The law firm represented a generic pharmaceutical manufacturer that had been sued for patent infringement by a major brand name pharmaceutical company. The plaintiff claimed the company’s generic products infringed its patents.
The total collection to be reviewed after applying search terms and culling numbered approximately 40,800 documents. While not a huge collection, it was nevertheless a lot of documents to get through and would be a significant expense for the client.
Believing TAR would enable them to get through the review more quickly and at less cost, the lawyers recommended it to the client. But looming deadlines demanded they get started on the review even as the client considered the recommendation. It was only after the firm had manually reviewed nearly half the collection that it received the client’s approval to proceed with TAR.

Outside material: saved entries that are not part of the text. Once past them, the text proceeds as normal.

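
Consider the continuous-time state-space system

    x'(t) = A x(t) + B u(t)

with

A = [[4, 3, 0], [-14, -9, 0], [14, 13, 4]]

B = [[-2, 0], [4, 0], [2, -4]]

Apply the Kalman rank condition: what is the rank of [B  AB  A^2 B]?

2

AB = [[4, 0], [-8, 0], [32, -16]]
A^2B = [[-8, 0], [16, 0], [80, -64]]
Controllability matrix C = [B  AB  A^2B] = [[-2, 0, 4, 0, -8, 0], [4, 0, -8, 0, 16, 0], [2, -4, 32, -16, 80, -64]]
The rows r1, r2, r3 of C are linearly dependent: 2·r1 + r2 = 0 (check each entry), so rank(C) ≤ 2.
The 2×2 minor from rows 1, 3, columns 1, 2 is (-2)·(-4) - 0·2 = 8 - 0 = 8 ≠ 0, so rank(C) = 2.
rank(C) = 2 < n = 3, so the pair (A, B) is not completely controllable.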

By the time the approval came in, the firm had already reviewed some 18,200 of the 40,800 total documents. Had they used TAR from the outset, they likely would have avoided reviewing even that many documents. Even so, those documents gave them the advantage of providing a ready-made set of seeds to use to train the TAR algorithm.

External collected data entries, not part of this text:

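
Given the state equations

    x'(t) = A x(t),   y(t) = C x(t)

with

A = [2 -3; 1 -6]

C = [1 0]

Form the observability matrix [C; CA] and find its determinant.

CA = [[2, -3]]
Observability matrix O = [C; CA] = [[1, 0], [2, -3]]
det(O) = 1·(-3) - 0·2 = -3 - 0 = -3
Since det(O) ≠ 0, rank(O) = 2 and the system is completely observable.

-3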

OpenText used the coding determinations from those 18,200 documents to train Insight Predict, its next-generation TAR engine. Insight Predict uses continuous active learning (CAL), a machine learning protocol that enables it to use any and all previously coded documents as judgmental seeds to start the process. This means there are not separate workflows for training the TAR system and for review, as was the case with first-generation TAR systems. All documents that already have attorney decisions on them can be fed into the system at the start, and the entire population is analyzed and ranked.